O que representou e o que deveria representar a abolição da escravidão no Ceará? Respondendo a esses questionamentos, falar inicialmente sobre o que representou a abolição da escravatura no Ceará tornará mais transparente e inteligível o presente. Na verdade, se olharmos para a história do Ceará a partir do ponto de vista da população negra, chegaremos à conclusão de que não houve abolição no dia 25 de março de 1884.

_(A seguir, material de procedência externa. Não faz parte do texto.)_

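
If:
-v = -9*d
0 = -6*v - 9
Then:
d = -1/6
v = -3/2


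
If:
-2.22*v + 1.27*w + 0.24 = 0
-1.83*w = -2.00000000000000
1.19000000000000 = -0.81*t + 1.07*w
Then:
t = -0.03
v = 0.73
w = 1.09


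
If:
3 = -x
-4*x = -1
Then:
No Solution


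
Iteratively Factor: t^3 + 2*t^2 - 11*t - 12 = (t + 4)*(t^2 - 2*t - 3) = (t + 1)*(t + 4)*(t - 3)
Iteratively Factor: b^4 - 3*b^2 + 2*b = (b + 2)*(b^3 - 2*b^2 + b) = (b - 1)*(b + 2)*(b^2 - b) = (b - 1)^2*(b + 2)*(b)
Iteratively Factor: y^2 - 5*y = (y)*(y - 5)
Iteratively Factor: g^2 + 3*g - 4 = (g - 1)*(g + 4)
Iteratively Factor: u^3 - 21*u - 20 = (u + 4)*(u^2 - 4*u - 5) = (u + 1)*(u + 4)*(u - 5)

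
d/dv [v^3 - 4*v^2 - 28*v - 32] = 3*v^2 - 8*v - 28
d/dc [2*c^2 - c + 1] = 4*c - 1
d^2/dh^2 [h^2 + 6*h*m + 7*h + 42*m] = 2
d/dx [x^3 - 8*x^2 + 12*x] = 3*x^2 - 16*x + 12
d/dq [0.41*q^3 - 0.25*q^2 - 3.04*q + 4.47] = 1.23*q^2 - 0.5*q - 3.04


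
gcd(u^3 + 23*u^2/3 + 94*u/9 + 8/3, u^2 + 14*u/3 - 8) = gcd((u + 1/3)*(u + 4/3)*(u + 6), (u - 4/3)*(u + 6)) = u + 6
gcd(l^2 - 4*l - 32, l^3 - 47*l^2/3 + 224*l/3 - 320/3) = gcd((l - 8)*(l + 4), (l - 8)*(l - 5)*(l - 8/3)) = l - 8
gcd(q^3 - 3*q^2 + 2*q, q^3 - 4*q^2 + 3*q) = q^2 - q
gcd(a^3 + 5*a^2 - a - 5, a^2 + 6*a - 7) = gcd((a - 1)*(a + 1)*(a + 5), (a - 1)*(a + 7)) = a - 1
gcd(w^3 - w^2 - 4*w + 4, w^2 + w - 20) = 1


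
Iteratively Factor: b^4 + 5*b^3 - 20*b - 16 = (b - 2)*(b^3 + 7*b^2 + 14*b + 8) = (b - 2)*(b + 1)*(b^2 + 6*b + 8) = (b - 2)*(b + 1)*(b + 2)*(b + 4)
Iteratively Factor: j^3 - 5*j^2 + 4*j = (j)*(j^2 - 5*j + 4) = j*(j - 4)*(j - 1)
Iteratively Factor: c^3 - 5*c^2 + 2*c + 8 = (c - 2)*(c^2 - 3*c - 4) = (c - 4)*(c - 2)*(c + 1)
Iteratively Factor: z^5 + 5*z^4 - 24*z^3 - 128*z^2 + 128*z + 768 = (z - 4)*(z^4 + 9*z^3 + 12*z^2 - 80*z - 192) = (z - 4)*(z + 4)*(z^3 + 5*z^2 - 8*z - 48) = (z - 4)*(z + 4)^2*(z^2 + z - 12) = (z - 4)*(z + 4)^3*(z - 3)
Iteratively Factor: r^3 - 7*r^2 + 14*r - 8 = (r - 4)*(r^2 - 3*r + 2) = (r - 4)*(r - 1)*(r - 2)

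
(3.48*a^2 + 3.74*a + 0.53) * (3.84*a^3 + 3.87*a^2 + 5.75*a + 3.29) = 13.3632*a^5 + 27.8292*a^4 + 36.519*a^3 + 35.0053*a^2 + 15.3521*a + 1.7437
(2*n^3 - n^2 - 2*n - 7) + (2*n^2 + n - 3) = 2*n^3 + n^2 - n - 10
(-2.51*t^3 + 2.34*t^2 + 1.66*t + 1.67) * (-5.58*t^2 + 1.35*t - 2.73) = 14.0058*t^5 - 16.4457*t^4 + 0.748499999999998*t^3 - 13.4658*t^2 - 2.2773*t - 4.5591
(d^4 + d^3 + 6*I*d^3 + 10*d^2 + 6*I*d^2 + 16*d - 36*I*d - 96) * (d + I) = d^5 + d^4 + 7*I*d^4 + 4*d^3 + 7*I*d^3 + 10*d^2 - 26*I*d^2 - 60*d + 16*I*d - 96*I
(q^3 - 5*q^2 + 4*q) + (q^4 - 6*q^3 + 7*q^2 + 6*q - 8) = q^4 - 5*q^3 + 2*q^2 + 10*q - 8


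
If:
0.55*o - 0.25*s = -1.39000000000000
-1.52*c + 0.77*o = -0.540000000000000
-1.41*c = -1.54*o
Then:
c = 0.66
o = 0.61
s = 6.89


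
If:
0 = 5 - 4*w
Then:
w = 5/4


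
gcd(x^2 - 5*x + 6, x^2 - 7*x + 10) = x - 2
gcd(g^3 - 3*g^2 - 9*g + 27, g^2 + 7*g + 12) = g + 3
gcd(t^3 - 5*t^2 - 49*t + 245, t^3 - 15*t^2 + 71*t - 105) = t^2 - 12*t + 35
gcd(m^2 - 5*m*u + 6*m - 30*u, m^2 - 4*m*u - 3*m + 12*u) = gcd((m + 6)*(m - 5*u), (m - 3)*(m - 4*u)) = 1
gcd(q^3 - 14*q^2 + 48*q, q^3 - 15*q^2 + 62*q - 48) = q^2 - 14*q + 48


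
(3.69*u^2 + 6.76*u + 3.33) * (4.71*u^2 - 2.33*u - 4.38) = 17.3799*u^4 + 23.2419*u^3 - 16.2287*u^2 - 37.3677*u - 14.5854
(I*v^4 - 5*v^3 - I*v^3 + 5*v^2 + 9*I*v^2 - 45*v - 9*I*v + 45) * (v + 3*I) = I*v^5 - 8*v^4 - I*v^4 + 8*v^3 - 6*I*v^3 - 72*v^2 + 6*I*v^2 + 72*v - 135*I*v + 135*I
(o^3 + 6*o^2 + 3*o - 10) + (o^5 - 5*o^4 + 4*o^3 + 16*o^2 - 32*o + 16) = o^5 - 5*o^4 + 5*o^3 + 22*o^2 - 29*o + 6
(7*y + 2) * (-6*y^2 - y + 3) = -42*y^3 - 19*y^2 + 19*y + 6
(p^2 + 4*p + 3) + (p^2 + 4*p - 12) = 2*p^2 + 8*p - 9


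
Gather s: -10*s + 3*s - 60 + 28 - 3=-7*s - 35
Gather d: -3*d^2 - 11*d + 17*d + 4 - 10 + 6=-3*d^2 + 6*d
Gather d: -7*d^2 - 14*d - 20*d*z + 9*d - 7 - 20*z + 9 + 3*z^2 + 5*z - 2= -7*d^2 + d*(-20*z - 5) + 3*z^2 - 15*z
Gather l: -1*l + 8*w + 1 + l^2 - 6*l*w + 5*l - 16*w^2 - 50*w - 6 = l^2 + l*(4 - 6*w) - 16*w^2 - 42*w - 5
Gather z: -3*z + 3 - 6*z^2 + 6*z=-6*z^2 + 3*z + 3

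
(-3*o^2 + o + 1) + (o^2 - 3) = -2*o^2 + o - 2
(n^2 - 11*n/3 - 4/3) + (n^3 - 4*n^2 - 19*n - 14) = n^3 - 3*n^2 - 68*n/3 - 46/3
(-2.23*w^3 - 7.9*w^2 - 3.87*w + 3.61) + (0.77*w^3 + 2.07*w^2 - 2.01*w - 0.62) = -1.46*w^3 - 5.83*w^2 - 5.88*w + 2.99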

E o requerimento solicitado em 19 de agosto de 1886 pelo então deputado da província do Ceará Pedro Alves de Oliveira e Castro, exigindo informações de quantos escravos existia no município de Milagres, é bem significativo. Esta solicitação é feita em razão de este município, situado na região do Cariri, ter continuado com seus escravos até o ano de 1886. Se este e outro município continuaram com a escravidão, então não podemos dizer que houve abolição da escravatura no Ceará em 1884.
De fato, ao que tudo indica, a abolição representou um jogo de interesses das classes dirigentes. Nas regiões em que o uso do trabalho escravo ainda era necessário e senhores de escravos detinham um forte poder político, ele continuou. Em outros, como em Fortaleza, aonde a modernidade chegara trazendo as ideias liberais, a ideologia do trabalho escravo foi lentamente substituída pela do assalariado. De um ponto de vista muito cruel, a vida da maioria dos negros quase não se alterou, pois de escravos passaram a agregados executando as mesmas atividades que faziam antes no antigo regime. Outros foram viver na pobreza e na periferia, já que abolir a escravidão não significou abolir o preconceito.
Como deveria ter sido a abolição da escravidão no Ceará?
Os negros libertos e livres tiveram sua participação nos eventos que levaram o 25 de março de 1884. O que devia ter acontecido seria a criação de políticas públicas no novo regime de integração dessa população na sociedade com direitos ao trabalho, à moradia e à educação. Talvez a situação dos descendentes no presente estivesse bem diferente. No mínimo, deveria ter sido assim a abolição.